Puberty is the time for hormonal changes. Boy, did I hate this period of my life! I was always on the verge of crying, anything would trigger me. Trust me, this will be over soon. Why don’t you talk to your school counselor to learn some ways to control your emotions better? I know many school counselors are awful, but let’s give yours the benefit of doubt, and if they turn out to be insensible or unqualified, you may turn to a paid professional.

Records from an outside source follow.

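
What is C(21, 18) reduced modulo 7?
0

Using Lucas' theorem:
Write n=21 and k=18 in base 7:
n in base 7: [3, 0]
k in base 7: [2, 4]
C(21,18) mod 7 = ∏ C(n_i, k_i) mod 7
Digit binomials (mod 7): C(3,2) = 3; C(0,4) = 0 (k_i > n_i)
Product: 3 × 0 = 0 ≡ 0 (mod 7)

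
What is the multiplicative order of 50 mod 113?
56

113 is prime, so ord(50) divides φ(113) = 112.
Divisors of 112: 1, 2, 4, 7, 8, 14, 16, 28, 56, 112.
Repeated squaring: 50^1 ≡ 50, 50^2 ≡ 14, 50^4 ≡ 83, 50^8 ≡ 109, 50^16 ≡ 16, 50^32 ≡ 30, 50^64 ≡ 109 (mod 113).
Test 50^d mod 113 for each divisor d in increasing order:
50^1 ≡ 50
50^2 ≡ 14
50^4 ≡ 83
50^7 = 50^4·50^2·50^1 ≡ 18
50^8 ≡ 109
50^14 = 50^8·50^4·50^2 ≡ 98
50^16 ≡ 16
50^28 = 50^16·50^8·50^4 ≡ 112
50^56 = 50^32·50^16·50^8 ≡ 1  ← first divisor giving 1
The order is 56.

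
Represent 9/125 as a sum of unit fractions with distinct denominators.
1/14 + 1/1750

Greedy algorithm:
9/125: ceiling(125/9) = 14, use 1/14
1/1750: ceiling(1750/1) = 1750, use 1/1750
Result: 9/125 = 1/14 + 1/1750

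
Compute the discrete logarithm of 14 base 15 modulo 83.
15

Baby-step giant-step with step n = ⌈√83⌉ = 10.
Baby steps 15^j mod 83 (j:value) for j=0..9: 0:1, 1:15, 2:59, 3:55, 4:78, 5:8, 6:37, 7:57, 8:25, 9:43.
Giant-step multiplier: 15^(-10) ≡ 15^(82-10) = 15^72 ≡ 48 (mod 83).
Giant steps γ_i = 14·48^i mod 83: γ_0=14, γ_1=8 (in table at j=5).
x = i·n + j = 1·10 + 5 = 15.
Check: 15^15 ≡ 14 (mod 83).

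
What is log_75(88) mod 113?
2

Baby-step giant-step with step n = ⌈√113⌉ = 11.
Baby steps 75^j mod 113 (j:value) for j=0..10: 0:1, 1:75, 2:88, 3:46, 4:60, 5:93, 6:82, 7:48, 8:97, 9:43, 10:61.
h = 88 is already in the table at j=2, so x = 2.
Check: 75^2 ≡ 88 (mod 113).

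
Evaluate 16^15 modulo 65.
1

Repeated squaring. Binary of 15 = 1111.
16^1 ≡ 16 (mod 65); 16^2 ≡ 61 (mod 65); 16^4 ≡ 16 (mod 65); 16^8 ≡ 61 (mod 65)
16^15 = 16^1 × 16^2 × 16^4 × 16^8 ≡ 1 (mod 65)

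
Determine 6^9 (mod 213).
27

Repeated squaring. Binary of 9 = 1001.
6^1 ≡ 6 (mod 213); 6^2 ≡ 36 (mod 213); 6^4 ≡ 18 (mod 213); 6^8 ≡ 111 (mod 213)
6^9 = 6^1 × 6^8 ≡ 27 (mod 213)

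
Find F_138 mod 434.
104

Matrix identity: Q^n = [[F_(n+1), F_n], [F_n, F_(n-1)]] with Q = [[1,1],[1,0]].
n = 138 = 10001010₂. Square-and-multiply, entries mod 434:
Q^1 = [[1,1],[1,0]]
Q^2 = (Q^1)² = [[2,1],[1,1]]
Q^4 = (Q^2)² = [[5,3],[3,2]]
Q^8 = (Q^4)² = [[34,21],[21,13]]
Q^17 = (Q^8)²·Q = [[414,295],[295,119]]
Q^34 = (Q^17)² = [[191,127],[127,64]]
Q^69 = (Q^34)²·Q = [[365,96],[96,269]]
Q^138 = (Q^69)² = [[89,104],[104,419]]
F_138 mod 434 = Q^138[0][1] = 104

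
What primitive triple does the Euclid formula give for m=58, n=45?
(1339, 5220, 5389)

Euclid's formula: a = m² - n², b = 2mn, c = m² + n²
m = 58, n = 45
a = 58² - 45² = 3364 - 2025 = 1339
b = 2 × 58 × 45 = 5220
c = 58² + 45² = 3364 + 2025 = 5389
Verification: 1339² + 5220² = 1792921 + 27248400 = 29041321 = 5389² ✓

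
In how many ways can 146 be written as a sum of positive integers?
27517052599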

Hey, I’m 29, and I’m just like you. Emotional music, a film and even books can make me tearsome. I’m sure we’re not alone in this! I allow myself to cry freely when I'm sad and in the comfort of my own home. I think I’m crying more often since I’ve been living alone. When I lived with parents, I felt there wasn’t enough private space, and perhaps I felt guilty for being such a crybaby… I’m hoping my next psychiatrist will prescribe me something for my eating disorder. If it’s antidepressants, I’ll kill two birds with one stone. I wouldn’t take chemicals just because of my tendency to cry. It’s anorexia that worries me most. I hope the feelings of loneliness you’re struggling with at the moment will just pass and you won’t need to go see any doctor. I wish you joy and mental well-being!
@call me Rebecca
Yeah that's what exactly happening with me. I'm feeling it with extreme sensitivity and day by day I'm becoming more sensitive. In life I hated sad musics but now in current from the day I've started becoming more sensitive sad musics became most favorite.
@Rita
I had tried that but I've semi toxic friends sharing with them very little thing is risky and they make fun. Other hand parents who never understand me emotionally.

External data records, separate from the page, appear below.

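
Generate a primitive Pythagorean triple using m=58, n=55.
(339, 6380, 6389)

Euclid's formula: a = m² - n², b = 2mn, c = m² + n²
m = 58, n = 55
a = 58² - 55² = 3364 - 3025 = 339
b = 2 × 58 × 55 = 6380
c = 58² + 55² = 3364 + 3025 = 6389
Verification: 339² + 6380² = 114921 + 40704400 = 40819321 = 6389² ✓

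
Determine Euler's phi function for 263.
262

263 = 263
φ(n) = n × ∏(1 - 1/p) for each prime p dividing n
φ(263) = 263 × (1 - 1/263) = 262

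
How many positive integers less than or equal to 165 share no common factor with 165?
80

165 = 3 × 5 × 11
φ(n) = n × ∏(1 - 1/p) for each prime p dividing n
φ(165) = 165 × (1 - 1/3) × (1 - 1/5) × (1 - 1/11) = 80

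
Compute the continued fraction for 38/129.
[0; 3, 2, 1, 1, 7]

Euclidean algorithm steps:
38 = 0 × 129 + 38
129 = 3 × 38 + 15
38 = 2 × 15 + 8
15 = 1 × 8 + 7
8 = 1 × 7 + 1
7 = 7 × 1 + 0
Continued fraction: [0; 3, 2, 1, 1, 7]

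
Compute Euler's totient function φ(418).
180

418 = 2 × 11 × 19
φ(n) = n × ∏(1 - 1/p) for each prime p dividing n
φ(418) = 418 × (1 - 1/2) × (1 - 1/11) × (1 - 1/19) = 180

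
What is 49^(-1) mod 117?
43

gcd(49, 117) = 1, so the inverse exists.
Extended Euclidean algorithm on (117, 49):
117 = 2 × 49 + 19  ⟹  19 = (1)·117 + (-2)·49
49 = 2 × 19 + 11  ⟹  11 = (-2)·117 + (5)·49
19 = 1 × 11 + 8  ⟹  8 = (3)·117 + (-7)·49
11 = 1 × 8 + 3  ⟹  3 = (-5)·117 + (12)·49
8 = 2 × 3 + 2  ⟹  2 = (13)·117 + (-31)·49
3 = 1 × 2 + 1  ⟹  1 = (-18)·117 + (43)·49
So (43)·49 ≡ 1 (mod 117), i.e. 49^(-1) ≡ 43 (mod 117).
Check: 49 × 43 = 2107 ≡ 1 (mod 117)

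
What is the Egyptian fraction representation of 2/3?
1/2 + 1/6

Greedy algorithm:
2/3: ceiling(3/2) = 2, use 1/2
1/6: ceiling(6/1) = 6, use 1/6
Result: 2/3 = 1/2 + 1/6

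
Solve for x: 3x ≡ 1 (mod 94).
63

gcd(3, 94) = 1, so the inverse exists.
Extended Euclidean algorithm on (94, 3):
94 = 31 × 3 + 1  ⟹  1 = (1)·94 + (-31)·3
So (-31)·3 ≡ 1 (mod 94), i.e. 3^(-1) ≡ -31 ≡ 63 (mod 94).
Check: 3 × 63 = 189 ≡ 1 (mod 94)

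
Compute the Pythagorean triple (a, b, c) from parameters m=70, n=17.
(4611, 2380, 5189)

Euclid's formula: a = m² - n², b = 2mn, c = m² + n²
m = 70, n = 17
a = 70² - 17² = 4900 - 289 = 4611
b = 2 × 70 × 17 = 2380
c = 70² + 17² = 4900 + 289 = 5189
Verification: 4611² + 2380² = 21261321 + 5664400 = 26925721 = 5189² ✓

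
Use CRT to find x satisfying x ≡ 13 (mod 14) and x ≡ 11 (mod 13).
167

Using Chinese Remainder Theorem:
M = 14 × 13 = 182
M1 = 13, M2 = 14
y1 = 13^(-1) mod 14 = 13
y2 = 14^(-1) mod 13 = 1
x = (13×13×13 + 11×14×1) mod 182 = 167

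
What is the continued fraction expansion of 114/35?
[3; 3, 1, 8]

Euclidean algorithm steps:
114 = 3 × 35 + 9
35 = 3 × 9 + 8
9 = 1 × 8 + 1
8 = 8 × 1 + 0
Continued fraction: [3; 3, 1, 8]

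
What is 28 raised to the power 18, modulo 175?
14

Repeated squaring. Binary of 18 = 10010.
28^1 ≡ 28 (mod 175); 28^2 ≡ 84 (mod 175); 28^4 ≡ 56 (mod 175); 28^8 ≡ 161 (mod 175); 28^16 ≡ 21 (mod 175)
28^18 = 28^2 × 28^16 ≡ 14 (mod 175)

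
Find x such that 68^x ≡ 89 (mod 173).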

They don't trust or believe me.
It is extremely traumatic. Mental health professional can assist you in coping with sexual assault. Therapy is confidential, non-judgemental place to work through challenges. A therapist may help you deal with your feelings, identify new coping skills and manage your stress. You can discuss various issues related to flashbacks confidentially and there are various help lines in India where you can avail free therapist service like Vandravela foundation, voice that cares, Sneha foundation India. There are different treatments for this like:
Through these sessions you will learn how to calm yourself, relieve depression and anxiety, increase awareness of your inner strengths and competencies, process specific memories, reconnect with past hobbies, find meaning in what happened, challenge trauma based thinking to restore a healthy mental framework, enhance relationship with others, achieve a more stable mood and regain quality of life.
Do take help of the free telephone counseling hotlines. if you are not comfortable sharing with your parents then remember it is ok not to share your experience if you are not ready. just initially talk to a therapist, go through few sessions to address the mixed emotions you are feelings, help yourself with those flashbacks and thoughts. Later you are ready to talk to your parents do it. But foremost just go through therapy.
journaling is also an effective way to express your thoughts and emotions you feel everyday which you can share with your therapist.
sexual abuse at any age is confusing and isolating experience. with right tools and support recovery from this is possible.